Libéré il y a moins d’un mois pour « raison de santé », l’ancien président de la délégation spéciale de Kindia et membre de l’Union des forces démocratiques de Guinée est retourné en prison ce lundi. Abdoulaye Bah est accusé de s’être livré à « des appels à la désobéissance civile et des atteintes aux institutions de la République », après avoir proclamé sur Facebook la victoire à l’élection présidentielle du 18 octobre dernier de son leader Cellou Dalein Diallo.

« Rappelez chaque jour qu’El Hadj Mamadou Cellou Dalein Diallo est élu depuis le 18 octobre 2021 président de la République de Guinée… ». Voilà les propos qui ont valu à Abdoulaye Bah la révocation de sa liberté conditionnelle octroyée depuis le 16 juillet. L’opposant retourne en prison. Bénéficiant d’une liberté conditionnelle, Ousmane Gaoual Diallo, Ibrahima Chérif Bah, Cellou Baldé et Abdoulaye Bah sont sortis de la Maison centrale de Conakry, le 17 juillet dernier.
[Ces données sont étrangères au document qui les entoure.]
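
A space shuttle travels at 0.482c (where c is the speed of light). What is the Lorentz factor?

v/c = 0.482, so (v/c)² = 0.232324
1 - (v/c)² = 0.767676
γ = 1/√(0.767676) = 1.141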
Selon le communiqué de la Direction nationale de l’administration pénitentiaire et de la réinsertion, ces responsables de l’UFDG, un temps hospitalisés au CHU Ignace Deen pour raison de santé, bénéficient de cette semi-liberté pour pouvoir se soigner. Mais cette joie fut de courte durée pour Abdoulaye Bah. L’ancien président de la délégation spéciale et maire autoproclamé de Kindia a vu son régime de semi-liberté être révoqué. Il a été déposé à nouveau à la Maison centrale de Conakry, ce lundi 9 août. La raison de cette interpellation, une vidéo postée sur les réseaux sociaux par un militant de l’UFDG dans la journée du samedi, dans laquelle Abdoulaye appelait les militants de l’UFDG à continuer le combat jusqu’à ce que Cellou Dalein Diallo récupère sa ‘’victoire’’ à la présidentielle d’octobre 2020 : « Rappelez chaque jour qu’El Hadj Mamadou Cellou Dalein Diallo est élu depuis le 18 octobre comme étant le président de la République de Guinée. Alpha Condé n’est pas Président. S’il veut, qu’il enferme tous les Guinéens à Coronthie. S’il y a de la place là-bas, le peuple n’a qu’à aller, six millions, huit millions, dix millions de personnes n’ont qu’à tous aller en prison. Nous vous prions, dans vos plateformes, il y en a beaucoup, dans vos WhatsApp, sur les réseaux sociaux, rappelez chaque matin, quand vous vous réveillez, avant de vous brosser les dents, que c’est El Hadj Cellou Dalein qui est le Président de la Guinée depuis le 18 octobre. Alpha Condé est un ancien Président ».

« Abdoulaye Bah n’était pas libre »

Selon la Direction nationale de l’administration pénitentiaire et de l’insertion, ces propos tenus dans cette vidéo sont de nature à « provoquer une désobéissance civile et constituer une atteinte aux institutions de la République ». Mais pour Joachim Baba Millimouno, coordinateur adjoint de la Cellule de communication du principal parti de l’opposition, l’opposant n’a fait qu’appeler à la poursuite de la lutte politique : « Ce n’est pas une arrestation, mais une révocation de sa semi-liberté. Il n’était pas en liberté, c’est leurs conditions de détention qui ont été allégées. Cela veut dire qu’à tout moment, ils pouvaient retourner en prison, c’est ce qui vient d’arriver dans son cas ».

Et Joachim Baba Millimouno de revenir sur les circonstances de la déclaration de Abdoulaye Bah : « Un des jeunes de l’UFDG est allé lui rendre visite hier. Ils ont fait un direct ensemble sur Facebook dans lequel Abdoulaye Bah a dit que la lutte continue. Il a appelé les gens à ne pas fléchir et à continuer à défendre la victoire de Cellou. Ce sont ces propos qui lui ont valu son retour en prison ».

Avec cette arrestation d’Abdoulaye Bah, on comprend que le Président Alpha Condé et ses lieutenants ne blaguent pas un seul instant avec le 3e mandat acquis au bout d’un combat âpre, ponctué de dizaines de morts et d’innombrables dégâts matériels. C’est à se demander même si Abdoulaye Bah a eu le temps de démarrer son traitement médical. Cette arrestation montre également que ces libertés conditionnelles, à la légalité contestée par certains observateurs, ne se justifiaient pas seulement par la nécessité des soins. Les autres sont avertis, la consigne c’est sûrement « consacrez-vous à vos soins et fermez vos bouches ».